Chemical conditioning of the mixed sludge is performed with lime hydroxide in aqueous solution and with the addition of polyelectrolyte this in order to increase thickening, slow down anaerobic fermentation phenomena and improve filterability on cloth. Sludge from conditioning, which is still pumpable, is sent to a gravity thickener. The latter is circular in shape and buried.
The mixed sludge thickened and conditioned in the thickener is taken up by a set of three mono pumps and sent to the belt-pressing section. More polyelectrolyte is dosed on the discharge of the pumps to decrease the cohesive forces of the sludge with the water in it. The working cycle of the belt presses consists of two successive stages. In the first stage (predewatering), the sludge falls on top of a first continuous belt; the countertrend of the belt causes a stagnation zone where the heavier particles settle and form a layer capable of retaining the finer particles.
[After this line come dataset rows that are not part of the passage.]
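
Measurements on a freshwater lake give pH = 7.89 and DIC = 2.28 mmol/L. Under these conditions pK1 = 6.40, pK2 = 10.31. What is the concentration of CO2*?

α₀ = 1 / (1 + K1/[H⁺] + K1K2/[H⁺]²) = 1 / (1 + 10^+1.49 + 10^-0.93)
   = 1 / (1 + 30.903 + 0.11749) = 1/32.020 = 0.03123
[CO2*] = α₀ × DIC = 0.03123 × 2.28 = 0.0712 mmol/L

[CO2*] = 0.0712 mmol/L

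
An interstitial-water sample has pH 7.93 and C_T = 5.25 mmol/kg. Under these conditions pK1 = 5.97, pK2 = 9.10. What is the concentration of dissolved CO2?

α₀ = 1 / (1 + K1/[H⁺] + K1K2/[H⁺]²) = 1 / (1 + 10^+1.96 + 10^+0.79)
   = 1 / (1 + 91.201 + 6.1660) = 1/98.367 = 0.01017
[CO2*] = α₀ × DIC = 0.01017 × 5.25 = 0.0534 mmol/kg

[CO2*] = 0.0534 mmol/kg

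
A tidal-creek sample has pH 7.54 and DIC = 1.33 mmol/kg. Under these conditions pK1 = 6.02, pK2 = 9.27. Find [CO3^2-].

α₂ = 1 / (1 + [H⁺]/K2 + [H⁺]²/(K1K2)) = 1 / (1 + 10^+1.73 + 10^+0.21)
   = 1 / (1 + 53.703 + 1.6218) = 1/56.325 = 0.01775
[CO3²⁻] = α₂ × DIC = 0.01775 × 1.33 = 0.0236 mmol/kg

[CO3²⁻] = 0.0236 mmol/kg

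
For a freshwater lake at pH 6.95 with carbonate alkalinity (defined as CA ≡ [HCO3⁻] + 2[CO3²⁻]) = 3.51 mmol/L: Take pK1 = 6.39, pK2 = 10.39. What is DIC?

DIC = 4.47 mmol/L

CA = [HCO3⁻] + 2[CO3²⁻] = (α₁ + 2α₂)·DIC
At pH 6.95: [H⁺]/K1 = 10^-0.56 = 0.27542, K2/[H⁺] = 10^-3.44 = 0.00036308
α₁ = 1/(1 + 0.27542 + 0.00036308) = 1/1.2758 = 0.7838; α₂ = α₁·K2/[H⁺] = 0.0002846
α₁ + 2α₂ = 0.7844
DIC = CA / (α₁ + 2α₂) = 3.51 / 0.7844 = 4.47 mmol/L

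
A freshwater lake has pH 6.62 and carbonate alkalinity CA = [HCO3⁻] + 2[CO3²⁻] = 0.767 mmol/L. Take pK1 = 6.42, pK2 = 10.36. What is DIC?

DIC = 1.25 mmol/L

CA = [HCO3⁻] + 2[CO3²⁻] = (α₁ + 2α₂)·DIC
At pH 6.62: [H⁺]/K1 = 10^-0.20 = 0.63096, K2/[H⁺] = 10^-3.74 = 0.00018197
α₁ = 1/(1 + 0.63096 + 0.00018197) = 1/1.6311 = 0.6131; α₂ = α₁·K2/[H⁺] = 0.0001116
α₁ + 2α₂ = 0.6133
DIC = CA / (α₁ + 2α₂) = 0.767 / 0.6133 = 1.25 mmol/L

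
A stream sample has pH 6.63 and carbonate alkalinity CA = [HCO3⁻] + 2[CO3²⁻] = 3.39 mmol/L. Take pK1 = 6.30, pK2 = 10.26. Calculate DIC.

CA = [HCO3⁻] + 2[CO3²⁻] = (α₁ + 2α₂)·DIC
At pH 6.63: [H⁺]/K1 = 10^-0.33 = 0.46774, K2/[H⁺] = 10^-3.63 = 0.00023442
α₁ = 1/(1 + 0.46774 + 0.00023442) = 1/1.4680 = 0.6812; α₂ = α₁·K2/[H⁺] = 0.0001597
α₁ + 2α₂ = 0.6815
DIC = CA / (α₁ + 2α₂) = 3.39 / 0.6815 = 4.97 mmol/L

DIC = 4.97 mmol/L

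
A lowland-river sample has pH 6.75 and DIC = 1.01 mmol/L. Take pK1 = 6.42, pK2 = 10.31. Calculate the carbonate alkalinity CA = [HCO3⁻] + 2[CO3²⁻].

CA = [HCO3⁻] + 2[CO3²⁻] = (α₁ + 2α₂)·DIC
At pH 6.75: [H⁺]/K1 = 10^-0.33 = 0.46774, K2/[H⁺] = 10^-3.56 = 0.00027542
α₁ = 1/(1 + 0.46774 + 0.00027542) = 1/1.4680 = 0.6812; α₂ = α₁·K2/[H⁺] = 0.0001876
α₁ + 2α₂ = 0.6816
CA = 0.6816 × 1.01 = 0.688 mmol/L

CA = 0.688 mmol/L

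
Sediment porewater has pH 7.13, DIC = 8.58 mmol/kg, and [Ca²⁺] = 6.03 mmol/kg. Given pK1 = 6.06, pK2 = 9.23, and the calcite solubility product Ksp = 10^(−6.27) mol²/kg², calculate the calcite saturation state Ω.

Ω = 0.700

α₂ = 1 / (1 + [H⁺]/K2 + [H⁺]²/(K1K2)) = 1 / (1 + 10^+2.10 + 10^+1.03)
   = 1 / (1 + 125.89 + 10.715) = 1/137.61 = 0.007267
[CO3²⁻] = α₂ × DIC = 0.007267 × 8.58 = 0.06235 mmol/kg
Ksp = 10^(−6.27) = 5.370×10^-7
Ω = [Ca²⁺][CO3²⁻]/Ksp = (6.03×10^-3)(6.235×10^-5) / 5.370×10^-7 = 0.700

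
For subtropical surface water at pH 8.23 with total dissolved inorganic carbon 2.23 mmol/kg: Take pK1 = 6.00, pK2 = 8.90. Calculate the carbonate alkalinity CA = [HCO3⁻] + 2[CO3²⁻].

CA = 2.61 mmol/kg

CA = [HCO3⁻] + 2[CO3²⁻] = (α₁ + 2α₂)·DIC
At pH 8.23: [H⁺]/K1 = 10^-2.23 = 0.0058884, K2/[H⁺] = 10^-0.67 = 0.21380
α₁ = 1/(1 + 0.0058884 + 0.21380) = 1/1.2197 = 0.8199; α₂ = α₁·K2/[H⁺] = 0.1753
α₁ + 2α₂ = 1.1705
CA = 1.1705 × 2.23 = 2.61 mmol/kg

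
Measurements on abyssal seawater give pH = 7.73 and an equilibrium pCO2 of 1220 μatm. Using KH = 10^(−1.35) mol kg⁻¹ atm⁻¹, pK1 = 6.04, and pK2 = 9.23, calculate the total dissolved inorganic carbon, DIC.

[CO2*] = KH · pCO2 = 10^(−1.35) × 1220×10^-6 = 5.450×10^-5 mol/kg
α₀ = 1/(1 + K1/[H⁺] + K1K2/[H⁺]²) = 1/(1 + 10^+1.69 + 10^+0.19) = 0.01941
DIC = [CO2*]/α₀ = 5.450×10^-5 / 0.01941 = 2.81 mmol/kg

DIC = 2.81 mmol/kg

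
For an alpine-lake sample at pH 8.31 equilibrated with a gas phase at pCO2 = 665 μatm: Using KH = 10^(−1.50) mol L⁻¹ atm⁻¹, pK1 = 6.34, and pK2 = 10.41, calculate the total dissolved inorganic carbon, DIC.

DIC = 2.00 mmol/L

[CO2*] = KH · pCO2 = 10^(−1.50) × 665×10^-6 = 2.103×10^-5 mol/L
α₀ = 1/(1 + K1/[H⁺] + K1K2/[H⁺]²) = 1/(1 + 10^+1.97 + 10^-0.13) = 0.01052
DIC = [CO2*]/α₀ = 2.103×10^-5 / 0.01052 = 2.00 mmol/L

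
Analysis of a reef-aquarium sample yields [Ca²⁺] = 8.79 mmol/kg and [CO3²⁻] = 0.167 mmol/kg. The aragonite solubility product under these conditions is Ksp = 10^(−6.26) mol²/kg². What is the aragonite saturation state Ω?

Ω = 2.67

Ksp = 10^(−6.26) = 5.495×10^-7
Ω = [Ca²⁺][CO3²⁻]/Ksp = (8.79×10^-3)(0.167×10^-3) / 5.495×10^-7 = 2.67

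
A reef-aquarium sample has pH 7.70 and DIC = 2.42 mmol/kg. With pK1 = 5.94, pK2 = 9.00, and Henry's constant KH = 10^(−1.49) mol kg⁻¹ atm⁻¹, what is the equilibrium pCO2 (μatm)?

pCO2 = 1220 μatm

α₀ = 1 / (1 + K1/[H⁺] + K1K2/[H⁺]²) = 1 / (1 + 10^+1.76 + 10^+0.46)
   = 1 / (1 + 57.544 + 2.8840) = 1/61.428 = 0.01628
[CO2*] = α₀ × DIC = 0.01628 × 2.42 = 0.03940 mmol/kg
pCO2 = [CO2*]/KH = 3.940×10^-5 / 3.236×10^-2 = 1220 μatm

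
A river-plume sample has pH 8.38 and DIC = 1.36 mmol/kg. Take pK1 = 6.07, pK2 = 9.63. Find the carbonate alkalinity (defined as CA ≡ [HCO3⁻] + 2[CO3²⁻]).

CA = [HCO3⁻] + 2[CO3²⁻] = (α₁ + 2α₂)·DIC
At pH 8.38: [H⁺]/K1 = 10^-2.31 = 0.0048978, K2/[H⁺] = 10^-1.25 = 0.056234
α₁ = 1/(1 + 0.0048978 + 0.056234) = 1/1.0611 = 0.9424; α₂ = α₁·K2/[H⁺] = 0.05299
α₁ + 2α₂ = 1.0484
CA = 1.0484 × 1.36 = 1.43 mmol/kg

CA = 1.43 mmol/kg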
In the area below the belt, a certain depression is maintained that promotes the escape of water. In the second stage (dewatering), the panel is pressed between the first web and the second cylinder. The liquid that separates from the sludge and the wash water are sent to the head of the treatment plant as well as the separation water from the gravity thickener. The dewatered sludge, with moisture contents between 60 and 70 percent, exiting the two belt presses through a conveyed belt and a screw conveyor, respectively, is sent to a tank open to the sky and made with four reinforced concrete walls; two openings allow the same sludge to be removed by mechanical shovel. The storage made in this way further reduces the moisture content by both evaporative and drainage effects. Wastewater is sent to the first lift. The storage of produced sludge has a maximum volume of 500 m3. The produced sludge can also be deposited in roll-off skips also within the storage area.